Tuesday, November 27, 2012

Subcutaneous ICD: A Lesson in FDA Approval

This morning, a nice article in the Boston Globe appeared on Boston Scientific's subcutaneous implantable cardiac defibrillator (S-ICD)  that recently received FDA approval.  It was a fairly balanced article, one that touched ever-so-briefly on the pros and cons of a subcutaneous device to treat life-threatening cardiac arrhythmias using a medical device that does not require an internal wire inside the heart, but rather a sensing and shocking lead that is tunneled accross the chest under the skin (see my prior post on the details here). 

But what I found most interesting in the article was the patient who was recommended for the device: a dialysis patient, was a patient who was specifically excluded from the FDA trials to approve the device (specifically, patients with GFR < 29 were excluded). 

If you are a company that wants to get a device approved by the FDA, you want the best chances of having the fewest complications possible with new gadgets in medicine.  Because sick dialysis patients have a way of having more complications with device implants, and the device companies know this, they are not included in trials to get a device approved.  
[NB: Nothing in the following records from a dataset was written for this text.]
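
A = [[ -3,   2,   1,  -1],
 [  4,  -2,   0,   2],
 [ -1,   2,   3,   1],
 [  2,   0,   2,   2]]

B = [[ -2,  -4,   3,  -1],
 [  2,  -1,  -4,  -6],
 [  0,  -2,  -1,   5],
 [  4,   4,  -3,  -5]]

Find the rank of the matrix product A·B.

2

First compute AB:
[[  6,   4, -15,   1],
 [ -4,  -6,  14,  -2],
 [ 10,   0, -17,  -1],
 [  4,  -4,  -2,  -2]]
Now row reduce the product.
R2 ← R2 + (2/3)·R1: [0, -10/3, 4, -4/3]
R3 ← R3 − (5/3)·R1: [0, -20/3, 8, -8/3]
R4 ← R4 − (2/3)·R1: [0, -20/3, 8, -8/3]
R3 ← R3 − (2)·R2: [0, 0, 0, 0]
R4 ← R4 − (2)·R2: [0, 0, 0, 0]
2 nonzero rows, so rank(AB) = 2.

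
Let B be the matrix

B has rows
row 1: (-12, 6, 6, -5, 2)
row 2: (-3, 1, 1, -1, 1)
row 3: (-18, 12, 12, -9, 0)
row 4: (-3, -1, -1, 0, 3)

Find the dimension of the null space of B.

3

Row reduce to echelon form.
R2 ← R2 − (1/4)·R1: [0, -1/2, -1/2, 1/4, 1/2]
R3 ← R3 − (3/2)·R1: [0, 3, 3, -3/2, -3]
R4 ← R4 − (1/4)·R1: [0, -5/2, -5/2, 5/4, 5/2]
R3 ← R3 + (6)·R2: [0, 0, 0, 0, 0]
R4 ← R4 − (5)·R2: [0, 0, 0, 0, 0]
2 nonzero rows, so rank(B) = 2.
B has 5 columns; by rank–nullity, nullity = 5 − 2 = 3.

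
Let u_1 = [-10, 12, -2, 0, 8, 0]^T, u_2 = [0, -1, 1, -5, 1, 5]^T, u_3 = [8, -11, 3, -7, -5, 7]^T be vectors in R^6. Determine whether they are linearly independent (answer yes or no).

no

Form the matrix with these vectors as rows and row reduce.
R3 ← R3 + (4/5)·R1: [0, -7/5, 7/5, -7, 7/5, 7]
R3 ← R3 − (7/5)·R2: [0, 0, 0, 0, 0, 0]
2 nonzero rows, so the 3 vectors span a space of dimension 2.
Since 2 < 3, the vectors are linearly dependent.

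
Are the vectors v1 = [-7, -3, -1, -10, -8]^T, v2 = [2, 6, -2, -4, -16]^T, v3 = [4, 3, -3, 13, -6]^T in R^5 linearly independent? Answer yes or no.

yes

Form the matrix with these vectors as rows and row reduce.
R2 ← R2 + (2/7)·R1: [0, 36/7, -16/7, -48/7, -128/7]
R3 ← R3 + (4/7)·R1: [0, 9/7, -25/7, 51/7, -74/7]
R3 ← R3 − (1/4)·R2: [0, 0, -3, 9, -6]
3 nonzero rows, so the 3 vectors span a space of dimension 3.
Since 3 = 3, the vectors are linearly independent.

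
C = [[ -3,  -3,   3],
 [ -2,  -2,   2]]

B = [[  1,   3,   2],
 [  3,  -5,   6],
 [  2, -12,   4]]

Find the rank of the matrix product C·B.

1

First compute CB:
[[ -6, -30, -12],
 [ -4, -20,  -8]]
Now row reduce the product.
R2 ← R2 − (2/3)·R1: [0, 0, 0]
1 nonzero row, so rank(CB) = 1.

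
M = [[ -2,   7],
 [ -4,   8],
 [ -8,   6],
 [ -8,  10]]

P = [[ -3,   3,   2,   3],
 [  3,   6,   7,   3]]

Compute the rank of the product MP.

First compute MP:
[[ 27,  36,  45,  15],
 [ 36,  36,  48,  12],
 [ 42,  12,  26,  -6],
 [ 54,  36,  54,   6]]
Now row reduce the product.
R2 ← R2 − (4/3)·R1: [0, -12, -12, -8]
R3 ← R3 − (14/9)·R1: [0, -44, -44, -88/3]
R4 ← R4 − (2)·R1: [0, -36, -36, -24]
R3 ← R3 − (11/3)·R2: [0, 0, 0, 0]
R4 ← R4 − (3)·R2: [0, 0, 0, 0]
2 nonzero rows, so rank(MP) = 2.

2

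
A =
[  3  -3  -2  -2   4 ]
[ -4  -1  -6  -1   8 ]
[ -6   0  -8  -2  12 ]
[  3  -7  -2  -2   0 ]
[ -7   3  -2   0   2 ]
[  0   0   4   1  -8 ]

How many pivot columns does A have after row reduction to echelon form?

4

Row reduce to echelon form.
R2 ← R2 + (4/3)·R1: [0, -5, -26/3, -11/3, 40/3]
R3 ← R3 + (2)·R1: [0, -6, -12, -6, 20]
R4 ← R4 − R1: [0, -4, 0, 0, -4]
R5 ← R5 + (7/3)·R1: [0, -4, -20/3, -14/3, 34/3]
R3 ← R3 − (6/5)·R2: [0, 0, -8/5, -8/5, 4]
R4 ← R4 − (4/5)·R2: [0, 0, 104/15, 44/15, -44/3]
R5 ← R5 − (4/5)·R2: [0, 0, 4/15, -26/15, 2/3]
R4 ← R4 + (13/3)·R3: [0, 0, 0, -4, 8/3]
R5 ← R5 + (1/6)·R3: [0, 0, 0, -2, 4/3]
R6 ← R6 + (5/2)·R3: [0, 0, 0, -3, 2]
R5 ← R5 − (1/2)·R4: [0, 0, 0, 0, 0]
R6 ← R6 − (3/4)·R4: [0, 0, 0, 0, 0]
Echelon form has 4 nonzero rows, so rank(A) = 4.
Each nonzero row contributes one pivot column: 4 pivot columns.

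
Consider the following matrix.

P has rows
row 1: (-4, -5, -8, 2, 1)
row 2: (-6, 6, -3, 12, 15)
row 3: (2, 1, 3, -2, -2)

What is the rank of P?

Row reduce to echelon form.
R2 ← R2 − (3/2)·R1: [0, 27/2, 9, 9, 27/2]
R3 ← R3 + (1/2)·R1: [0, -3/2, -1, -1, -3/2]
R3 ← R3 + (1/9)·R2: [0, 0, 0, 0, 0]
Echelon form has 2 nonzero rows, so rank(P) = 2.

2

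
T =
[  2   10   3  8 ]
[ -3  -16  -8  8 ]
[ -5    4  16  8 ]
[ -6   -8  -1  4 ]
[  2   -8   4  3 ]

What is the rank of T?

4

Row reduce to echelon form.
R2 ← R2 + (3/2)·R1: [0, -1, -7/2, 20]
R3 ← R3 + (5/2)·R1: [0, 29, 47/2, 28]
R4 ← R4 + (3)·R1: [0, 22, 8, 28]
R5 ← R5 − R1: [0, -18, 1, -5]
R3 ← R3 + (29)·R2: [0, 0, -78, 608]
R4 ← R4 + (22)·R2: [0, 0, -69, 468]
R5 ← R5 − (18)·R2: [0, 0, 64, -365]
R4 ← R4 − (23/26)·R3: [0, 0, 0, -908/13]
R5 ← R5 + (32/39)·R3: [0, 0, 0, 5221/39]
R5 ← R5 + (23/12)·R4: [0, 0, 0, 0]
Echelon form has 4 nonzero rows, so rank(T) = 4.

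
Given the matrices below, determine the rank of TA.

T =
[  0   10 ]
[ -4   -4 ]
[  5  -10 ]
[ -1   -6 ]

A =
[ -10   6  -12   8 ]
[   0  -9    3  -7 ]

2

First compute TA:
[[  0, -90,  30, -70],
 [ 40,  12,  36,  -4],
 [-50, 120, -90, 110],
 [ 10,  48,  -6,  34]]
Now row reduce the product.
Swap R1 ↔ R2
R3 ← R3 + (5/4)·R1: [0, 135, -45, 105]
R4 ← R4 − (1/4)·R1: [0, 45, -15, 35]
R3 ← R3 + (3/2)·R2: [0, 0, 0, 0]
R4 ← R4 + (1/2)·R2: [0, 0, 0, 0]
2 nonzero rows, so rank(TA) = 2.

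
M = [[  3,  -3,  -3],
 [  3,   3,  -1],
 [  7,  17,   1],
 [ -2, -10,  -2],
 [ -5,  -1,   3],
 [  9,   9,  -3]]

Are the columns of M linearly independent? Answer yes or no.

no

Row reduce M to echelon form.
R2 ← R2 − R1: [0, 6, 2]
R3 ← R3 − (7/3)·R1: [0, 24, 8]
R4 ← R4 + (2/3)·R1: [0, -12, -4]
R5 ← R5 + (5/3)·R1: [0, -6, -2]
R6 ← R6 − (3)·R1: [0, 18, 6]
R3 ← R3 − (4)·R2: [0, 0, 0]
R4 ← R4 + (2)·R2: [0, 0, 0]
R5 ← R5 + R2: [0, 0, 0]
R6 ← R6 − (3)·R2: [0, 0, 0]
2 pivots among 3 columns.
Only 2 < 3 pivot columns, so the columns are linearly dependent.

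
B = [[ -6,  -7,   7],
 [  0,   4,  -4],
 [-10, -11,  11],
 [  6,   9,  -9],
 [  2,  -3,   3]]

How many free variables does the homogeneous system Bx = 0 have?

Row reduce to echelon form.
R3 ← R3 − (5/3)·R1: [0, 2/3, -2/3]
R4 ← R4 + R1: [0, 2, -2]
R5 ← R5 + (1/3)·R1: [0, -16/3, 16/3]
R3 ← R3 − (1/6)·R2: [0, 0, 0]
R4 ← R4 − (1/2)·R2: [0, 0, 0]
R5 ← R5 + (4/3)·R2: [0, 0, 0]
2 nonzero rows, so rank(B) = 2.
B has 3 columns; by rank–nullity, nullity = 3 − 2 = 1.

1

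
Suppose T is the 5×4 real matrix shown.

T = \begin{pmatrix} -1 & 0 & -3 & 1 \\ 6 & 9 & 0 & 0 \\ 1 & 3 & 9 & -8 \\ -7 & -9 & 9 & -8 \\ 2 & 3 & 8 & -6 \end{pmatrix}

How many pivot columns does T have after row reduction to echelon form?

Row reduce to echelon form.
R2 ← R2 + (6)·R1: [0, 9, -18, 6]
R3 ← R3 + R1: [0, 3, 6, -7]
R4 ← R4 − (7)·R1: [0, -9, 30, -15]
R5 ← R5 + (2)·R1: [0, 3, 2, -4]
R3 ← R3 − (1/3)·R2: [0, 0, 12, -9]
R4 ← R4 + R2: [0, 0, 12, -9]
R5 ← R5 − (1/3)·R2: [0, 0, 8, -6]
R4 ← R4 − R3: [0, 0, 0, 0]
R5 ← R5 − (2/3)·R3: [0, 0, 0, 0]
Echelon form has 3 nonzero rows, so rank(T) = 3.
Each nonzero row contributes one pivot column: 3 pivot columns.

3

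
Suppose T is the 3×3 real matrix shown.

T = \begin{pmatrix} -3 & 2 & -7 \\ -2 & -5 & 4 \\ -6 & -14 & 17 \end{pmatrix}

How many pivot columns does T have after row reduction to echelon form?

Row reduce to echelon form.
R2 ← R2 − (2/3)·R1: [0, -19/3, 26/3]
R3 ← R3 − (2)·R1: [0, -18, 31]
R3 ← R3 − (54/19)·R2: [0, 0, 121/19]
Echelon form has 3 nonzero rows, so rank(T) = 3.
Each nonzero row contributes one pivot column: 3 pivot columns.

3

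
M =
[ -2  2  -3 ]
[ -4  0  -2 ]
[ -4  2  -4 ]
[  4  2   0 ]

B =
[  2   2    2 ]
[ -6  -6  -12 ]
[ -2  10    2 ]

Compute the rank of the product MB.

2

First compute MB:
[[-10, -46, -34],
 [ -4, -28, -12],
 [-12, -60, -40],
 [ -4,  -4, -16]]
Now row reduce the product.
R2 ← R2 − (2/5)·R1: [0, -48/5, 8/5]
R3 ← R3 − (6/5)·R1: [0, -24/5, 4/5]
R4 ← R4 − (2/5)·R1: [0, 72/5, -12/5]
R3 ← R3 − (1/2)·R2: [0, 0, 0]
R4 ← R4 + (3/2)·R2: [0, 0, 0]
2 nonzero rows, so rank(MB) = 2.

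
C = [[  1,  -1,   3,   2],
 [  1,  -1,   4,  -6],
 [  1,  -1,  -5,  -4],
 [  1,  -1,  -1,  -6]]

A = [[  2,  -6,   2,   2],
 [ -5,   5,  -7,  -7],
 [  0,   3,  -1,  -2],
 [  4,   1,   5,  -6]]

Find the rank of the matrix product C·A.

First compute CA:
[[ 15,   0,  16,  -9],
 [-17,  -5, -25,  37],
 [ -9, -30,  -6,  43],
 [-17, -20, -20,  47]]
Now row reduce the product.
R2 ← R2 + (17/15)·R1: [0, -5, -103/15, 134/5]
R3 ← R3 + (3/5)·R1: [0, -30, 18/5, 188/5]
R4 ← R4 + (17/15)·R1: [0, -20, -28/15, 184/5]
R3 ← R3 − (6)·R2: [0, 0, 224/5, -616/5]
R4 ← R4 − (4)·R2: [0, 0, 128/5, -352/5]
R4 ← R4 − (4/7)·R3: [0, 0, 0, 0]
3 nonzero rows, so rank(CA) = 3.

3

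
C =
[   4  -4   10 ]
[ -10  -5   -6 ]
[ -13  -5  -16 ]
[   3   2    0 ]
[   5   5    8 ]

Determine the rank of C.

3

Row reduce to echelon form.
R2 ← R2 + (5/2)·R1: [0, -15, 19]
R3 ← R3 + (13/4)·R1: [0, -18, 33/2]
R4 ← R4 − (3/4)·R1: [0, 5, -15/2]
R5 ← R5 − (5/4)·R1: [0, 10, -9/2]
R3 ← R3 − (6/5)·R2: [0, 0, -63/10]
R4 ← R4 + (1/3)·R2: [0, 0, -7/6]
R5 ← R5 + (2/3)·R2: [0, 0, 49/6]
R4 ← R4 − (5/27)·R3: [0, 0, 0]
R5 ← R5 + (35/27)·R3: [0, 0, 0]
Echelon form has 3 nonzero rows, so rank(C) = 3.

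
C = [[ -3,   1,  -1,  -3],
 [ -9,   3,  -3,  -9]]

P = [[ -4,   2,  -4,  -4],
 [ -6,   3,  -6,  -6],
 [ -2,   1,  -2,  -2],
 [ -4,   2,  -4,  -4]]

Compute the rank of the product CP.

First compute CP:
[[ 20, -10,  20,  20],
 [ 60, -30,  60,  60]]
Now row reduce the product.
R2 ← R2 − (3)·R1: [0, 0, 0, 0]
1 nonzero row, so rank(CP) = 1.

1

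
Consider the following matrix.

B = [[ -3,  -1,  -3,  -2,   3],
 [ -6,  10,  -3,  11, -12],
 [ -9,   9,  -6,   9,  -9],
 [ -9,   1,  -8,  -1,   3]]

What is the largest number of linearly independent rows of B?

Row reduce to echelon form.
R2 ← R2 − (2)·R1: [0, 12, 3, 15, -18]
R3 ← R3 − (3)·R1: [0, 12, 3, 15, -18]
R4 ← R4 − (3)·R1: [0, 4, 1, 5, -6]
R3 ← R3 − R2: [0, 0, 0, 0, 0]
R4 ← R4 − (1/3)·R2: [0, 0, 0, 0, 0]
Echelon form has 2 nonzero rows, so rank(B) = 2.
The rank gives the maximum number of linearly independent rows: 2.

2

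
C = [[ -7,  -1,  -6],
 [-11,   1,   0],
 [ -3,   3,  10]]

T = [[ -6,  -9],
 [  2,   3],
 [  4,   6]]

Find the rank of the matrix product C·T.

1

First compute CT:
[[ 16,  24],
 [ 68, 102],
 [ 64,  96]]
Now row reduce the product.
R2 ← R2 − (17/4)·R1: [0, 0]
R3 ← R3 − (4)·R1: [0, 0]
1 nonzero row, so rank(CT) = 1.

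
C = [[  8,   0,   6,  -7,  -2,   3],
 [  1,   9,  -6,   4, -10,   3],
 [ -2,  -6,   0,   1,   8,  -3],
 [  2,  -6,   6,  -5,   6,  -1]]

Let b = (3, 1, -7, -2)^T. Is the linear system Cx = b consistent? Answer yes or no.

Row reduce the augmented matrix [C | b].
R2 ← R2 − (1/8)·R1: [0, 9, -27/4, 39/8, -39/4, 21/8, 5/8]
R3 ← R3 + (1/4)·R1: [0, -6, 3/2, -3/4, 15/2, -9/4, -25/4]
R4 ← R4 − (1/4)·R1: [0, -6, 9/2, -13/4, 13/2, -7/4, -11/4]
R3 ← R3 + (2/3)·R2: [0, 0, -3, 5/2, 1, -1/2, -35/6]
R4 ← R4 + (2/3)·R2: [0, 0, 0, 0, 0, 0, -7/3]
The echelon form has 4 nonzero rows; the last pivot sits in the augmented column, so rank(C) = 3 but rank([C|b]) = 4.
Since the ranks differ, the system is inconsistent.

no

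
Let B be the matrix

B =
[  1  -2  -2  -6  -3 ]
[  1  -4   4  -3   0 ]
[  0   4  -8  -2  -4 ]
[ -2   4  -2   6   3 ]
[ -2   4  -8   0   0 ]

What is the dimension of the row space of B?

3

Row reduce to echelon form.
R2 ← R2 − R1: [0, -2, 6, 3, 3]
R4 ← R4 + (2)·R1: [0, 0, -6, -6, -3]
R5 ← R5 + (2)·R1: [0, 0, -12, -12, -6]
R3 ← R3 + (2)·R2: [0, 0, 4, 4, 2]
R4 ← R4 + (3/2)·R3: [0, 0, 0, 0, 0]
R5 ← R5 + (3)·R3: [0, 0, 0, 0, 0]
Echelon form has 3 nonzero rows, so rank(B) = 3.
The row space has dimension equal to the rank: 3.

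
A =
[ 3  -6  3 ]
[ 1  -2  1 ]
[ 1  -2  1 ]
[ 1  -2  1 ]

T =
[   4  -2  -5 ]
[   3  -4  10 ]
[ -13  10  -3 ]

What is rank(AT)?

First compute AT:
[[-45,  48, -84],
 [-15,  16, -28],
 [-15,  16, -28],
 [-15,  16, -28]]
Now row reduce the product.
R2 ← R2 − (1/3)·R1: [0, 0, 0]
R3 ← R3 − (1/3)·R1: [0, 0, 0]
R4 ← R4 − (1/3)·R1: [0, 0, 0]
1 nonzero row, so rank(AT) = 1.

1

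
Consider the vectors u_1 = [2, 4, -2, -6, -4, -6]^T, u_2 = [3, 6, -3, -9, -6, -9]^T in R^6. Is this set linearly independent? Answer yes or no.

no

Form the matrix with these vectors as rows and row reduce.
R2 ← R2 − (3/2)·R1: [0, 0, 0, 0, 0, 0]
1 nonzero row, so the 2 vectors span a space of dimension 1.
Since 1 < 2, the vectors are linearly dependent.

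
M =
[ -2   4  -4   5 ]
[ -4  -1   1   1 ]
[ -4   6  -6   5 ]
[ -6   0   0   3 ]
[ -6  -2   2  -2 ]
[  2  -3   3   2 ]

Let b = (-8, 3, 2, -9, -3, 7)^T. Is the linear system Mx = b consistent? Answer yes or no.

no

Row reduce the augmented matrix [M | b].
R2 ← R2 − (2)·R1: [0, -9, 9, -9, 19]
R3 ← R3 − (2)·R1: [0, -2, 2, -5, 18]
R4 ← R4 − (3)·R1: [0, -12, 12, -12, 15]
R5 ← R5 − (3)·R1: [0, -14, 14, -17, 21]
R6 ← R6 + R1: [0, 1, -1, 7, -1]
R3 ← R3 − (2/9)·R2: [0, 0, 0, -3, 124/9]
R4 ← R4 − (4/3)·R2: [0, 0, 0, 0, -31/3]
R5 ← R5 − (14/9)·R2: [0, 0, 0, -3, -77/9]
R6 ← R6 + (1/9)·R2: [0, 0, 0, 6, 10/9]
R5 ← R5 − R3: [0, 0, 0, 0, -67/3]
R6 ← R6 + (2)·R3: [0, 0, 0, 0, 86/3]
R5 ← R5 − (67/31)·R4: [0, 0, 0, 0, 0]
R6 ← R6 + (86/31)·R4: [0, 0, 0, 0, 0]
The echelon form has 4 nonzero rows; the last pivot sits in the augmented column, so rank(M) = 3 but rank([M|b]) = 4.
Since the ranks differ, the system is inconsistent.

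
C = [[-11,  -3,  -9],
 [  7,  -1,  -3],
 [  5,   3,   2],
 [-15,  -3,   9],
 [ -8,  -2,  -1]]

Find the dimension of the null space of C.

Row reduce to echelon form.
R2 ← R2 + (7/11)·R1: [0, -32/11, -96/11]
R3 ← R3 + (5/11)·R1: [0, 18/11, -23/11]
R4 ← R4 − (15/11)·R1: [0, 12/11, 234/11]
R5 ← R5 − (8/11)·R1: [0, 2/11, 61/11]
R3 ← R3 + (9/16)·R2: [0, 0, -7]
R4 ← R4 + (3/8)·R2: [0, 0, 18]
R5 ← R5 + (1/16)·R2: [0, 0, 5]
R4 ← R4 + (18/7)·R3: [0, 0, 0]
R5 ← R5 + (5/7)·R3: [0, 0, 0]
3 nonzero rows, so rank(C) = 3.
C has 3 columns; by rank–nullity, nullity = 3 − 3 = 0.

0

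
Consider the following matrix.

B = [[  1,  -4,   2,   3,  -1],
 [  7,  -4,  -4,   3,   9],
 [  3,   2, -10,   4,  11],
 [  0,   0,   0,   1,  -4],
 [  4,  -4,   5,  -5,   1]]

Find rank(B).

5

Row reduce to echelon form.
R2 ← R2 − (7)·R1: [0, 24, -18, -18, 16]
R3 ← R3 − (3)·R1: [0, 14, -16, -5, 14]
R5 ← R5 − (4)·R1: [0, 12, -3, -17, 5]
R3 ← R3 − (7/12)·R2: [0, 0, -11/2, 11/2, 14/3]
R5 ← R5 − (1/2)·R2: [0, 0, 6, -8, -3]
R5 ← R5 + (12/11)·R3: [0, 0, 0, -2, 23/11]
R5 ← R5 + (2)·R4: [0, 0, 0, 0, -65/11]
Echelon form has 5 nonzero rows, so rank(B) = 5.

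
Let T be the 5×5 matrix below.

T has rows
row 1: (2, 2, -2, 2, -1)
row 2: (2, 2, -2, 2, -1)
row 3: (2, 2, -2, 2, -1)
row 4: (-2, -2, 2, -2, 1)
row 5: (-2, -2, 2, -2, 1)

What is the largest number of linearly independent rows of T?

Row reduce to echelon form.
R2 ← R2 − R1: [0, 0, 0, 0, 0]
R3 ← R3 − R1: [0, 0, 0, 0, 0]
R4 ← R4 + R1: [0, 0, 0, 0, 0]
R5 ← R5 + R1: [0, 0, 0, 0, 0]
Echelon form has 1 nonzero row, so rank(T) = 1.
The rank gives the maximum number of linearly independent rows: 1.

1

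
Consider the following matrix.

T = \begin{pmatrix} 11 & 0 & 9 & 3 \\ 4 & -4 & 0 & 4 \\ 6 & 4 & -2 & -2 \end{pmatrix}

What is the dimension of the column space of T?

Row reduce to echelon form.
R2 ← R2 − (4/11)·R1: [0, -4, -36/11, 32/11]
R3 ← R3 − (6/11)·R1: [0, 4, -76/11, -40/11]
R3 ← R3 + R2: [0, 0, -112/11, -8/11]
Echelon form has 3 nonzero rows, so rank(T) = 3.
The column space has dimension equal to the rank: 3.

3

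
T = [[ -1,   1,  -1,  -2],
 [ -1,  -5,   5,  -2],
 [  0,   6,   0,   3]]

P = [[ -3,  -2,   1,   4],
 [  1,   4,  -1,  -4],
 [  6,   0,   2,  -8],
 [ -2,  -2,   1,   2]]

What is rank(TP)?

3

First compute TP:
[[  2,  10,  -6,  -4],
 [ 32, -14,  12, -28],
 [  0,  18,  -3, -18]]
Now row reduce the product.
R2 ← R2 − (16)·R1: [0, -174, 108, 36]
R3 ← R3 + (3/29)·R2: [0, 0, 237/29, -414/29]
3 nonzero rows, so rank(TP) = 3.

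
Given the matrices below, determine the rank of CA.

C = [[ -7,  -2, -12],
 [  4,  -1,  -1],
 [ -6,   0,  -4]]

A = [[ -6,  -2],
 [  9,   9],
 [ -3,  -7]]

2

First compute CA:
[[ 60,  80],
 [-30, -10],
 [ 48,  40]]
Now row reduce the product.
R2 ← R2 + (1/2)·R1: [0, 30]
R3 ← R3 − (4/5)·R1: [0, -24]
R3 ← R3 + (4/5)·R2: [0, 0]
2 nonzero rows, so rank(CA) = 2.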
Those of us who deal with ICDs in dialysis patients recognize the problems when ICD leads and dialysis catheters co-exist in the same vascular tree: the odds of infecting the ICD lead system is extraordinarily high.  In fact, the overall mortality advantage of ICDs in dialysis patients is much less than patients not on dialysis.  For this clinical circumstance, subcutaneous ICDs would seem to clearly be the better choice.

But dialysis patients are beset by another problem: challenges with potassium level regulation.  Periods of hyperkalemia are quite common in dialysis patients and hyperkalemia commonly causes severe bradycardia.  In these patients, pacing could maintain a patient's heart rate until their dialysis could be adjusted to lower their potassium and thereby improve their cardiac function.  Subcutaneous ICDs do not have pacing capabilities, however.

So the reality of the effectiveness of  the subcutaneous ICD to prolong life is uncertain in dialysis patients.  This theory has never been tested - we just tend to think it makes intuitive sense to apply a new technology when other medical device choices are not perfect either.

The subcutaneous ICD FDA approval process is a good example of how clinical dogma spreads amongst doctors and patients without any proof of a device's effectiveness in some subselected patient populations.  A new technology is approved by the FDA and receives a governmental stamp of approval.  Doctors, then, serve as well-meaning spokespersons.  The media gushes over the latest and greatest technology.  And sales explode...

... all while some patients in whom the device is deployed doesn't realize the safety and efficancy of that device was never tested in their particular clinical circumstance.

We should remember that exclusion criteria in FDA clinical trials are important.  They tell us who might  and who might not benefit from a new technology.  Too often we forget this. 

And so does the FDA.

-Wes


1 comment:

Joan B said...

stumbled across this. your blog is refreshing. I had an S-ICD. Had them remove it. Interesting stuff!